I can't find much info about the company or the food, though they've been around since 2003. 

Has anyone fed it? Does anyone know anything about the company? What factory makes it under contract (Mid America, or someone else)? Quality control? Recall history? 

It's a great price for a 4.5* food with that much chicken in it, so I'd like to know more.


----------



## Magwart (Jul 8, 2012)

I sent the company a bunch of questions today...the owner replied, sending me his cell phone number, offering to talk to me on a Sunday. 

They've never had a recall (operating since 2003), with several years of sales history in Texas Costco stores. 

It's mfr'd in the Great Life-owned plant (Pioneer) in Abilene. All ingredients, including vitamins, are sourced in the USA, except for the lamb, which comes from New Zealand. 

Given that the other choice at Costco is made by Diamond, I'm liking this little company as an option for a very affordable quality food -- $30 for 50 pounds (chicken and rice). It wallops Kirkland in value, and it seems to be a better food.
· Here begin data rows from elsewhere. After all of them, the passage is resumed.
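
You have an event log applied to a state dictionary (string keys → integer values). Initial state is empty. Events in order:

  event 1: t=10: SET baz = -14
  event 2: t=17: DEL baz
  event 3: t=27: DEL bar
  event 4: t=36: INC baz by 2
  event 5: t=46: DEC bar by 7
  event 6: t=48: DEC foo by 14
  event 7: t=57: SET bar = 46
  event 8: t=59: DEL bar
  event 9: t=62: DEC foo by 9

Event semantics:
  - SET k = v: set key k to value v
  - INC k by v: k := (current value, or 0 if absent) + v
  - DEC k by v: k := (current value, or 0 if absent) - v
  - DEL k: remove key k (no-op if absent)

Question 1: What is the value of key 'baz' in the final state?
Track key 'baz' through all 9 events:
  event 1 (t=10: SET baz = -14): baz (absent) -> -14
  event 2 (t=17: DEL baz): baz -14 -> (absent)
  event 3 (t=27: DEL bar): baz unchanged
  event 4 (t=36: INC baz by 2): baz (absent) -> 2
  event 5 (t=46: DEC bar by 7): baz unchanged
  event 6 (t=48: DEC foo by 14): baz unchanged
  event 7 (t=57: SET bar = 46): baz unchanged
  event 8 (t=59: DEL bar): baz unchanged
  event 9 (t=62: DEC foo by 9): baz unchanged
Final: baz = 2

Answer: 2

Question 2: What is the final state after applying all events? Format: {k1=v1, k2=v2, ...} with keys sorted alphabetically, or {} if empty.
  after event 1 (t=10: SET baz = -14): {baz=-14}
  after event 2 (t=17: DEL baz): {}
  after event 3 (t=27: DEL bar): {}
  after event 4 (t=36: INC baz by 2): {baz=2}
  after event 5 (t=46: DEC bar by 7): {bar=-7, baz=2}
  after event 6 (t=48: DEC foo by 14): {bar=-7, baz=2, foo=-14}
  after event 7 (t=57: SET bar = 46): {bar=46, baz=2, foo=-14}
  after event 8 (t=59: DEL bar): {baz=2, foo=-14}
  after event 9 (t=62: DEC foo by 9): {baz=2, foo=-23}

Answer: {baz=2, foo=-23}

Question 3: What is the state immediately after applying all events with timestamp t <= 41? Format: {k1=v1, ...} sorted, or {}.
Answer: {baz=2}

Derivation:
Apply events with t <= 41 (4 events):
  after event 1 (t=10: SET baz = -14): {baz=-14}
  after event 2 (t=17: DEL baz): {}
  after event 3 (t=27: DEL bar): {}
  after event 4 (t=36: INC baz by 2): {baz=2}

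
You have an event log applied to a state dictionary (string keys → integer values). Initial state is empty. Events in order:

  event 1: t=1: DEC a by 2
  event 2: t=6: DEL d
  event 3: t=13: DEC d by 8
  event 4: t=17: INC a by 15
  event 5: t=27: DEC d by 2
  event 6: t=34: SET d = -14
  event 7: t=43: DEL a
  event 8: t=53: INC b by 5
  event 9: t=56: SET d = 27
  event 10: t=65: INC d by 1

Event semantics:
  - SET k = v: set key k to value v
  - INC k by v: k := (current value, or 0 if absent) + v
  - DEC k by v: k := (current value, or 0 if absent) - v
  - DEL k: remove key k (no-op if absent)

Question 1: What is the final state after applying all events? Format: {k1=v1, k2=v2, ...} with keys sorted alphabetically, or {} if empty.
  after event 1 (t=1: DEC a by 2): {a=-2}
  after event 2 (t=6: DEL d): {a=-2}
  after event 3 (t=13: DEC d by 8): {a=-2, d=-8}
  after event 4 (t=17: INC a by 15): {a=13, d=-8}
  after event 5 (t=27: DEC d by 2): {a=13, d=-10}
  after event 6 (t=34: SET d = -14): {a=13, d=-14}
  after event 7 (t=43: DEL a): {d=-14}
  after event 8 (t=53: INC b by 5): {b=5, d=-14}
  after event 9 (t=56: SET d = 27): {b=5, d=27}
  after event 10 (t=65: INC d by 1): {b=5, d=28}

Answer: {b=5, d=28}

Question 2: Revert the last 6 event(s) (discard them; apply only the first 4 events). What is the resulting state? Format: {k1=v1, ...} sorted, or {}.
Answer: {a=13, d=-8}

Derivation:
Keep first 4 events (discard last 6):
  after event 1 (t=1: DEC a by 2): {a=-2}
  after event 2 (t=6: DEL d): {a=-2}
  after event 3 (t=13: DEC d by 8): {a=-2, d=-8}
  after event 4 (t=17: INC a by 15): {a=13, d=-8}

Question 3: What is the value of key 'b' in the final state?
Answer: 5

Derivation:
Track key 'b' through all 10 events:
  event 1 (t=1: DEC a by 2): b unchanged
  event 2 (t=6: DEL d): b unchanged
  event 3 (t=13: DEC d by 8): b unchanged
  event 4 (t=17: INC a by 15): b unchanged
  event 5 (t=27: DEC d by 2): b unchanged
  event 6 (t=34: SET d = -14): b unchanged
  event 7 (t=43: DEL a): b unchanged
  event 8 (t=53: INC b by 5): b (absent) -> 5
  event 9 (t=56: SET d = 27): b unchanged
  event 10 (t=65: INC d by 1): b unchanged
Final: b = 5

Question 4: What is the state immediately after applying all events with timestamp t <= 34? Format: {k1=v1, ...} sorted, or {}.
Apply events with t <= 34 (6 events):
  after event 1 (t=1: DEC a by 2): {a=-2}
  after event 2 (t=6: DEL d): {a=-2}
  after event 3 (t=13: DEC d by 8): {a=-2, d=-8}
  after event 4 (t=17: INC a by 15): {a=13, d=-8}
  after event 5 (t=27: DEC d by 2): {a=13, d=-10}
  after event 6 (t=34: SET d = -14): {a=13, d=-14}

Answer: {a=13, d=-14}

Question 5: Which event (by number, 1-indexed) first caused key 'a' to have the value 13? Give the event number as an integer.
Looking for first event where a becomes 13:
  event 1: a = -2
  event 2: a = -2
  event 3: a = -2
  event 4: a -2 -> 13  <-- first match

Answer: 4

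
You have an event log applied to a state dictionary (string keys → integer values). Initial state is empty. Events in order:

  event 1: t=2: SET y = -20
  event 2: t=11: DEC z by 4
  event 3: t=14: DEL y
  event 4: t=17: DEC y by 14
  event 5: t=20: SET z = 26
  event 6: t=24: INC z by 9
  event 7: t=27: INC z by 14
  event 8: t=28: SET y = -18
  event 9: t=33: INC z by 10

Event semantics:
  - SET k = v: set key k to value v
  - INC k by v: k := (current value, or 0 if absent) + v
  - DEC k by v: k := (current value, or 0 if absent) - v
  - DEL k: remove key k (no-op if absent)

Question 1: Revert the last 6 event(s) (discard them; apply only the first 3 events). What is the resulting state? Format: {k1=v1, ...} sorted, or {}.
Keep first 3 events (discard last 6):
  after event 1 (t=2: SET y = -20): {y=-20}
  after event 2 (t=11: DEC z by 4): {y=-20, z=-4}
  after event 3 (t=14: DEL y): {z=-4}

Answer: {z=-4}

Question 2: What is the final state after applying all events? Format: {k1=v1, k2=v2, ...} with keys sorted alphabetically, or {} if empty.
Answer: {y=-18, z=59}

Derivation:
  after event 1 (t=2: SET y = -20): {y=-20}
  after event 2 (t=11: DEC z by 4): {y=-20, z=-4}
  after event 3 (t=14: DEL y): {z=-4}
  after event 4 (t=17: DEC y by 14): {y=-14, z=-4}
  after event 5 (t=20: SET z = 26): {y=-14, z=26}
  after event 6 (t=24: INC z by 9): {y=-14, z=35}
  after event 7 (t=27: INC z by 14): {y=-14, z=49}
  after event 8 (t=28: SET y = -18): {y=-18, z=49}
  after event 9 (t=33: INC z by 10): {y=-18, z=59}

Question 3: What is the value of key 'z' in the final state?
Track key 'z' through all 9 events:
  event 1 (t=2: SET y = -20): z unchanged
  event 2 (t=11: DEC z by 4): z (absent) -> -4
  event 3 (t=14: DEL y): z unchanged
  event 4 (t=17: DEC y by 14): z unchanged
  event 5 (t=20: SET z = 26): z -4 -> 26
  event 6 (t=24: INC z by 9): z 26 -> 35
  event 7 (t=27: INC z by 14): z 35 -> 49
  event 8 (t=28: SET y = -18): z unchanged
  event 9 (t=33: INC z by 10): z 49 -> 59
Final: z = 59

Answer: 59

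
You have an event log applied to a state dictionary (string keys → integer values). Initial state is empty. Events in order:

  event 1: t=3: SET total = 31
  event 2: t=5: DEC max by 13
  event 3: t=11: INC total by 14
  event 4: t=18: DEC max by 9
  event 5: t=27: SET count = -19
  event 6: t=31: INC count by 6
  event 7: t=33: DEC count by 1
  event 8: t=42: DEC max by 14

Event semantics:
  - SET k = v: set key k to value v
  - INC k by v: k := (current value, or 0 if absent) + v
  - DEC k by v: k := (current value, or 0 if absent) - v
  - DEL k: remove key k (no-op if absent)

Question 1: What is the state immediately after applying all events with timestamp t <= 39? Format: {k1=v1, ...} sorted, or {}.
Answer: {count=-14, max=-22, total=45}

Derivation:
Apply events with t <= 39 (7 events):
  after event 1 (t=3: SET total = 31): {total=31}
  after event 2 (t=5: DEC max by 13): {max=-13, total=31}
  after event 3 (t=11: INC total by 14): {max=-13, total=45}
  after event 4 (t=18: DEC max by 9): {max=-22, total=45}
  after event 5 (t=27: SET count = -19): {count=-19, max=-22, total=45}
  after event 6 (t=31: INC count by 6): {count=-13, max=-22, total=45}
  after event 7 (t=33: DEC count by 1): {count=-14, max=-22, total=45}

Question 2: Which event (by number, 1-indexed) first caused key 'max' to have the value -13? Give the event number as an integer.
Looking for first event where max becomes -13:
  event 2: max (absent) -> -13  <-- first match

Answer: 2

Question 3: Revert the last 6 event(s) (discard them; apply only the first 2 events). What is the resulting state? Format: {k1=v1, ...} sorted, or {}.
Answer: {max=-13, total=31}

Derivation:
Keep first 2 events (discard last 6):
  after event 1 (t=3: SET total = 31): {total=31}
  after event 2 (t=5: DEC max by 13): {max=-13, total=31}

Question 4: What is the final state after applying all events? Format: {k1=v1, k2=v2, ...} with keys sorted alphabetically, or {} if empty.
Answer: {count=-14, max=-36, total=45}

Derivation:
  after event 1 (t=3: SET total = 31): {total=31}
  after event 2 (t=5: DEC max by 13): {max=-13, total=31}
  after event 3 (t=11: INC total by 14): {max=-13, total=45}
  after event 4 (t=18: DEC max by 9): {max=-22, total=45}
  after event 5 (t=27: SET count = -19): {count=-19, max=-22, total=45}
  after event 6 (t=31: INC count by 6): {count=-13, max=-22, total=45}
  after event 7 (t=33: DEC count by 1): {count=-14, max=-22, total=45}
  after event 8 (t=42: DEC max by 14): {count=-14, max=-36, total=45}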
It's not Fromm or Acana or Orijen, but at this price point, it seems like a relative bargain for dogs that don't have chicken or rice allergies.


----------



## jjk454ss (Mar 26, 2013)

I feed Hugo the Natures Domain from Costco, I don't ever remember seeing Zachs before, I'll have to see of our Costco carries it. Thanks for the info.


----------



## Magwart (Jul 8, 2012)

Zachs appears to be only in a limited number of Costcos, mostly in Texas. It's a tiny little company, so if you are far from Texas, it may be a long time until you see it. If you are in Texas, though, chances are good that it's there.


----------



## jjk454ss (Mar 26, 2013)

Magwart said:


> Zachs appears to be only in a limited number of Costcos, mostly in Texas. It's a tiny little company, so if you are far from Texas, it may be a long time until you see it. If you are in Texas, though, chances are good that it's there.


Got it. Thanks again


----------